What Still Needs to Happen
Roogle as it stands is an excellent proof of concept and a correct implementation of the core algorithm. The gap between it and being a daily-use tool is primarily infrastructure, not algorithms.
Building and hosting an index over all published crates on crates.io requires running rustdoc on each crate (or each version), storing the JSON output, indexing the extracted signatures, and serving queries at scale. This is the equivalent of what Hackage provides for Hoogle. It is an engineering and hosting problem, not a research problem.

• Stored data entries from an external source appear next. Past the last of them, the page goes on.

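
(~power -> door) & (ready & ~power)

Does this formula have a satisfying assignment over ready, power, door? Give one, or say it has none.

ready: True; power: False; door: True

  ~power -> door = True
    ~power = True
  ready & ~power = True
    ~power = True
Both conjuncts True, so the formula holds.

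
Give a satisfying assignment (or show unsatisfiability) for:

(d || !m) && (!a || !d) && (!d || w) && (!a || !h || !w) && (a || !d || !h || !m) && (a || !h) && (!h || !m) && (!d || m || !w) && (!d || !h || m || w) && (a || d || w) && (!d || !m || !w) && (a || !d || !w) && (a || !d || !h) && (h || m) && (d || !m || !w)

m = False, h = True, d = False, w = False, a = True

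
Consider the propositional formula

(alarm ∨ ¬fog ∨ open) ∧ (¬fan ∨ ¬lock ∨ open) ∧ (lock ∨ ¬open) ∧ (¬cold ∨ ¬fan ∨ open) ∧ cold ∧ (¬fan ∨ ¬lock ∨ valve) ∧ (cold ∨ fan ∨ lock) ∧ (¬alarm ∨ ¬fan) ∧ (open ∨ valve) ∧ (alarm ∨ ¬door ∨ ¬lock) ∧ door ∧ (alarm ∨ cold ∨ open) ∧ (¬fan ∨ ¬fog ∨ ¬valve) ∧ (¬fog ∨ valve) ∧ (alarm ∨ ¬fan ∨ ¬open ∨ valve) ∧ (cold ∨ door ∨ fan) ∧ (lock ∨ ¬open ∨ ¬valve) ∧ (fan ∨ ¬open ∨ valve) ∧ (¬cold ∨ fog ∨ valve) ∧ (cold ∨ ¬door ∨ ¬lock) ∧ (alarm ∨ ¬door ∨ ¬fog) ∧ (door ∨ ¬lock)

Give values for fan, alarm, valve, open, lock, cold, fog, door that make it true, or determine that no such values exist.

Unit clause (cold) forces cold = True.
Unit clause (door) forces door = True.
Try fan = True:
  (¬cold ∨ ¬fan ∨ open) forces open = True.
  (lock ∨ ¬open) forces lock = True.
  (¬fan ∨ ¬lock ∨ valve) forces valve = True.
  (¬alarm ∨ ¬fan) forces alarm = False.
  clause (alarm ∨ ¬door ∨ ¬lock) is falsified — backtrack.
So fan = False.
Set alarm = True.
Set valve = True.
Set open = False.
Set lock = True.
Set fog = False.
All clauses satisfied.

fan = False, alarm = True, valve = True, open = False, lock = True, cold = True, fog = False, door = True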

Trait bounds present another refinement opportunity. When a function is generic with a bound like T: Display, that constraint is semantically meaningful for search: a user looking for T -> String probably wants to find format!-style functions, and knowing that T must implement Display helps distinguish between otherwise similar signatures. Full handling of where clauses and trait bounds in unification would improve precision.
The combination of Roogle-style cross-crate type search with the in-page type search rustdoc already provides would cover most of the discoverability problem. Rustdoc can handle intra-crate queries at documentation-read time; a hosted Roogle-style service would handle the cross-crate discovery problem at development time.
The underlying idea is two decades old, proven in Haskell, replicated in PureScript and OCaml, and now arriving in Rust. The algorithm is well-understood. The remaining work is building the index and keeping it current. That is a solvable problem, and the Rust ecosystem is better positioned to solve it now than it was a few years ago, because the rustdoc JSON format that makes it tractable finally has the stability guarantees that downstream tooling requires.